LETTER: Proportional representation is a way for a politician to lose an election and win a seat

Dear editor,

What is proportional representation?

It is a way for a candidate who loses an election to ultimately win a seat. Sharp political activists given adequate motivation could probably produce a dozen variations of the system in a short time, as I believe they already have. There could be alternative ballots, preferential ballots, “MLAs at large” floating around the electoral landscape looking for a place to settle. Instant runoff voting, single transferable vote, contingent vote and innumerable others.

Also, a distinct possibility exists that constituents of a riding will have foisted upon them an MLA whom none of them know, who knows little of the issues in the riding, and worst of all, they don’t want.

Factions, smaller parties, sometimes one-issue parties, often attain more power than they deserve. Larger parties must accommodate their issues to gain and maintain enough power to govern as a coalition. This is a breeding ground for indecisiveness and inefficient use of government time.
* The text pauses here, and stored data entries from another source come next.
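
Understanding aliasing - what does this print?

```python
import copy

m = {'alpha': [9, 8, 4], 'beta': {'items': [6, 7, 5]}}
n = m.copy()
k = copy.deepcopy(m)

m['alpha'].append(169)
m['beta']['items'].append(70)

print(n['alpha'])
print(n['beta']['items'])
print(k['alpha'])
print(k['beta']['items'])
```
[9, 8, 4, 169]
[6, 7, 5, 70]
[9, 8, 4]
[6, 7, 5]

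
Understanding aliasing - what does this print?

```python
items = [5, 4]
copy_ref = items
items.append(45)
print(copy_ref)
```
[5, 4, 45]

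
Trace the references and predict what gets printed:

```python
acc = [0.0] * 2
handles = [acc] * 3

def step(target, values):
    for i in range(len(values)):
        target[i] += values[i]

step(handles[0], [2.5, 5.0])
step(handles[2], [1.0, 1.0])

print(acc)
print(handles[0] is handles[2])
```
[3.5, 6.0]
True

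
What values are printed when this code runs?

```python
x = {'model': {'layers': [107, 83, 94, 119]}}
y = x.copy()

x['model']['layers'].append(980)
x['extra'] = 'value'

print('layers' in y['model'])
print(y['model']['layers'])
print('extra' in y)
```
True
[107, 83, 94, 119, 980]
False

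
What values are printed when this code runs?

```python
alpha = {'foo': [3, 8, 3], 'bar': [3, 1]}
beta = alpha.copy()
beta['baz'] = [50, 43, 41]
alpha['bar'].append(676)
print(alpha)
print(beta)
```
{'foo': [3, 8, 3], 'bar': [3, 1, 676]}
{'foo': [3, 8, 3], 'bar': [3, 1, 676], 'baz': [50, 43, 41]}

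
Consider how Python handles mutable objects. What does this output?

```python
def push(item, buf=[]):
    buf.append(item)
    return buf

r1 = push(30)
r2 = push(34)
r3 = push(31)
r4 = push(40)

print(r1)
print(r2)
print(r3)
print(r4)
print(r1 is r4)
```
[30, 34, 31, 40]
[30, 34, 31, 40]
[30, 34, 31, 40]
[30, 34, 31, 40]
True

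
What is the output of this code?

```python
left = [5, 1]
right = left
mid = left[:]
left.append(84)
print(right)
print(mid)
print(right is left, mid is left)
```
[5, 1, 84]
[5, 1]
True False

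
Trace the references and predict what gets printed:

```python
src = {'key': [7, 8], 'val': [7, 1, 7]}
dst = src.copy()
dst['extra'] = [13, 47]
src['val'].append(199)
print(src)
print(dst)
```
{'key': [7, 8], 'val': [7, 1, 7, 199]}
{'key': [7, 8], 'val': [7, 1, 7, 199], 'extra': [13, 47]}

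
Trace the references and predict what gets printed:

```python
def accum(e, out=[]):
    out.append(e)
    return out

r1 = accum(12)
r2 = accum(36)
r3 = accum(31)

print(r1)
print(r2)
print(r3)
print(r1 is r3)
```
[12, 36, 31]
[12, 36, 31]
[12, 36, 31]
True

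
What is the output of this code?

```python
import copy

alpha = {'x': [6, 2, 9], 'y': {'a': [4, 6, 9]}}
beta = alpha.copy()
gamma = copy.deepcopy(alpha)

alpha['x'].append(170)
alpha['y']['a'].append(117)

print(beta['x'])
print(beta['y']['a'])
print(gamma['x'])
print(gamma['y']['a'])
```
[6, 2, 9, 170]
[4, 6, 9, 117]
[6, 2, 9]
[4, 6, 9]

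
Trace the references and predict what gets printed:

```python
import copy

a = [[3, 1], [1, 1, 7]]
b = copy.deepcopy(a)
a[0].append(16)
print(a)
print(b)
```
[[3, 1, 16], [1, 1, 7]]
[[3, 1], [1, 1, 7]]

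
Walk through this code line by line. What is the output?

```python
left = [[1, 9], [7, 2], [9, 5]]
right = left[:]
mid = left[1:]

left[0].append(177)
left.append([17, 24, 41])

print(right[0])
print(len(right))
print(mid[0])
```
[1, 9, 177]
3
[7, 2]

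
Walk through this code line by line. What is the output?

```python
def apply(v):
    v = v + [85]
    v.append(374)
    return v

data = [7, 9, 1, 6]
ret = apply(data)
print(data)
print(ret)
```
[7, 9, 1, 6]
[7, 9, 1, 6, 85, 374]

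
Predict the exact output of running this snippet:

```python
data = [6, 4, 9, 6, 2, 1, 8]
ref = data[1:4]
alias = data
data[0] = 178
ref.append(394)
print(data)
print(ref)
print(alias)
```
[178, 4, 9, 6, 2, 1, 8]
[4, 9, 6, 394]
[178, 4, 9, 6, 2, 1, 8]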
There is a feeling that the proposed benefits of proportional representation seem to aid parties in general, rather than local constituents. In the past they have been able to find approachable and helpful MLAs who live in and understand their ridings regardless of which party they belong to. This may no longer be a privilege and could become largely a thing of the past.

Dave Barrett, the Bennetts, Garde Gardom, Richard McBride, were all successful politicians in our province. They governed well without a thought to proportional representation, and I am convinced they loved to fight and win. I know there have been times in our past when we were governed by parties with less than 50 per cent of the popular vote. However, that is a small price to pay for rock solid stability and maintaining the “go for it” winning attitude in our elections. These politicians of the past are speaking to us through time and we owe it to ourselves to listen.

We need to remember that by definition, democracy is a participatory event. Every election is determined by the voters who show up.